COFFIN, alias Hatton, EDWARD (1571–1626), Jesuit, was born at Exeter in 1571, and arrived at the English college at Rheims on 19 July 1585. He left that city for Ingoldstadt on 7 Nov. 1586 in company with Dr. Robert Turner, who defrayed the cost of his education. On 26 July 1588 he entered the English college at Rome. Having been ordained priest on 13 March 1592-3 he was sent to England on 10 May 1594, and he entered the Society of Jesus in this country on 13 Jan. 1597-8. In the Lent of 1598 he was seized by the Dutch at Lillo, near Antwerp, while travelling to the novitiate in Flanders, and was sent back to England, where he spent his novitiate and the first five years of his religious life in prison, chiefly in the Tower of London (the Beauchamp tower). On the accession of James I, 'as a favour,' he was sent with a large number of other ecclesiastics into perpetual banishment. Repairing to Rome, he acted for nearly twenty years as confessor to the English college. He then resolved to return to his native country, and left Rome for Flanders, but at St. Omer he was taken ill and died in the college there on 17 April 1626, 'leaving behind him the reputation of great learning, perfect integrity, and unaffected piety.' His works are: 1. 'A Treatise in Defence of the Cœlibacy of Priests,' St. Omer, 1619, 8vo, under the initials C. E., in reply to Joseph Hall [q. v.], who published a rejoinder, entitled 'The Honor of the Married Clergie maintained against the Challenge of C. E., Masse Priest,' 1620. 2. A translation of Cardinal Bellarmin's 'Art of Dying Well,' 1621, also under the initials C. E. B. 'A True Relation of the Last Sicknes and Death of Cardinall Bellarmine,' 2 parts [London], 1622, 8vo. Also in Latin 'De morte Cardinalis Bellarmini,' St. Omer, 1623, 8vo. 4. 'Marci Antonii de Dominis Archiepiscopi Spalatrensis Palinodia, qua reditus sui ex Anglia rationes explicat,' St. Omer, 1623, 8vo; translated by Dr. John Fletcher under the title of 'My Motives for renouncing the Protestant Religion, by Antony de Dominis, D.D., dean of Windsor,' London, 1827, 8vo. 5. 'De Martyrio PP. Roberts, Wilson, et Napper,' manuscript at Stonyhurst College, in 'Anglia,' vol. iii. n. 103.

He edited the posthumous reply of Father Parsons to Dr. William Barlow, bishop of Lincoln, entitled 'A Discussion of Mr. Barlowes Answer to the Book entitled the Judgment of a Catholic Englishman concerning the Oath of Allegiance,' St. Omer, 1612, 4to. Coffin wrote the elaborate preface, which occupies 120 pages.

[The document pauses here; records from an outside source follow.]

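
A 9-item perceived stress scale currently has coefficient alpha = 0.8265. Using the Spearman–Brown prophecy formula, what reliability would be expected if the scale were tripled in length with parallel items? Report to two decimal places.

predicted reliability = 0.93

Length factor m = 3
α' = m·α / (1 + (m−1)·α)
   = 3 × 0.8265 / (1 + (3 − 1) × 0.8265)
   = 2.4795 / 2.6530 = 0.93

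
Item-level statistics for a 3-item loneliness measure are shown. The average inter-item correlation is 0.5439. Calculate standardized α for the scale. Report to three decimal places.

Standardized α = k·r̄ / (1 + (k−1)·r̄) = 3 × 0.5439 / (1 + 2 × 0.5439)
  = 1.6317 / 2.0878 = 0.782

α = 0.782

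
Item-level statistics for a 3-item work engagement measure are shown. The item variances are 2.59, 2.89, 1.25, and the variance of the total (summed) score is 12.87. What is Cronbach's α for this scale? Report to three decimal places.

α = 0.716

Σσ²ᵢ = 2.59 + 2.89 + 1.25 = 6.73
α = (k/(k−1))·(1 − Σσ²ᵢ/total variance) = (3/2)·(1 − 6.73/12.87) = 0.716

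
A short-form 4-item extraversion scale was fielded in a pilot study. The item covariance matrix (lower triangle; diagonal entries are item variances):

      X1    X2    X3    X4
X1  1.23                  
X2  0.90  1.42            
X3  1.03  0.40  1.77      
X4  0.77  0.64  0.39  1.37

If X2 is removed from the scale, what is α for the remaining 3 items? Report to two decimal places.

Remaining items: X1, X3, X4 (k = 3).
sum of item variances = 1.23 + 1.77 + 1.37 = 4.37
σ²_T = 4.37 + 2 × 2.19 = 8.75
α (item deleted) = (3/2)·(1 − 4.37/8.75) = 0.75

α = 0.75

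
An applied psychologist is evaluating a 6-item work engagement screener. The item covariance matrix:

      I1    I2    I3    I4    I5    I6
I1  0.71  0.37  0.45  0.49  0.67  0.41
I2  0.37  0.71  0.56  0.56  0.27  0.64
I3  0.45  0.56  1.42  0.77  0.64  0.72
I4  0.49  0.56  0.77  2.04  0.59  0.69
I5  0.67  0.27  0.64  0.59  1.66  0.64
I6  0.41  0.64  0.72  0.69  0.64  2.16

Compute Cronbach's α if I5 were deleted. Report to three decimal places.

α = 0.771

Remaining items: I1, I2, I3, I4, I6 (k = 5).
ΣVar(i) = 0.71 + 0.71 + 1.42 + 2.04 + 2.16 = 7.04
σ²_T = 7.04 + 2 × 5.66 = 18.36
α (item deleted) = (5/4)·(1 − 7.04/18.36) = 0.771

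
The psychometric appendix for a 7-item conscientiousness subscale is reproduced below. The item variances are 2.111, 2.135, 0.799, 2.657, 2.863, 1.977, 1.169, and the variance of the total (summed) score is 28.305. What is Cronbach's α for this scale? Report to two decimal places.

α = 0.60

Σσ²ᵢ = 2.111 + 2.135 + 0.799 + 2.657 + 2.863 + 1.977 + 1.169 = 13.711
α = (k/(k−1))·(1 − Σσ²ᵢ/total variance) = (7/6)·(1 − 13.711/28.305) = 0.60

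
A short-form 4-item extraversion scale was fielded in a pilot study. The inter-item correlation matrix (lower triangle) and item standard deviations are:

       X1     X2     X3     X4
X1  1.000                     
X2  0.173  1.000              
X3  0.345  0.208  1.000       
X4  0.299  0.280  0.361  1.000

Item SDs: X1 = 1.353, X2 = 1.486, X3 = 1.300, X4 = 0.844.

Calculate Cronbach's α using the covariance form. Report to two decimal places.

α = 0.58

Σσ²ᵢ = 1.353² + 1.486² + 1.300² + 0.844² = 6.4411
Covariances σ_ij = r_ij · s_i · s_j:
  σ(X1,X2) = 0.173 × 1.353 × 1.486 = 0.3478
  σ(X1,X3) = 0.345 × 1.353 × 1.300 = 0.6068
  σ(X1,X4) = 0.299 × 1.353 × 0.844 = 0.3414
  σ(X2,X3) = 0.208 × 1.486 × 1.300 = 0.4018
  σ(X2,X4) = 0.280 × 1.486 × 0.844 = 0.3512
  σ(X3,X4) = 0.361 × 1.300 × 0.844 = 0.3961
σ²_T = Σσ²ᵢ + 2·Σσ_ij = 6.4411 + 2 × 2.4451 = 11.3313
α = (4/3)·(1 − 6.4411/11.3313) = 0.58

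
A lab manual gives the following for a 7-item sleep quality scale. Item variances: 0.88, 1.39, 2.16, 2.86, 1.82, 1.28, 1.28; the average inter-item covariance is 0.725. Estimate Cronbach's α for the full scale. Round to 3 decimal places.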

[Oliver's Jesuit Collections, 71; Foley's Records, i. 69 n. vi. 178, 522, 677, vii. 145; Douay Diaries, 18, 207, 213; Strype's Annals, iii. 318, folio; Dodd's Church Hist. ii. 416; Morris's Troubles of our Catholic Forefathers, i. 166; Archaeologia, xiii. 84; Southwell's Bibl. Scriptorum Soc. Jesu, 184; De Backer's Bibl. des Ecrivains de la Compagnie de Jesus (1869), i. 1316; Gillow's Bibl. Dict. i. 523; Cat. of Printed Books in Brit. Mus. under E. C.]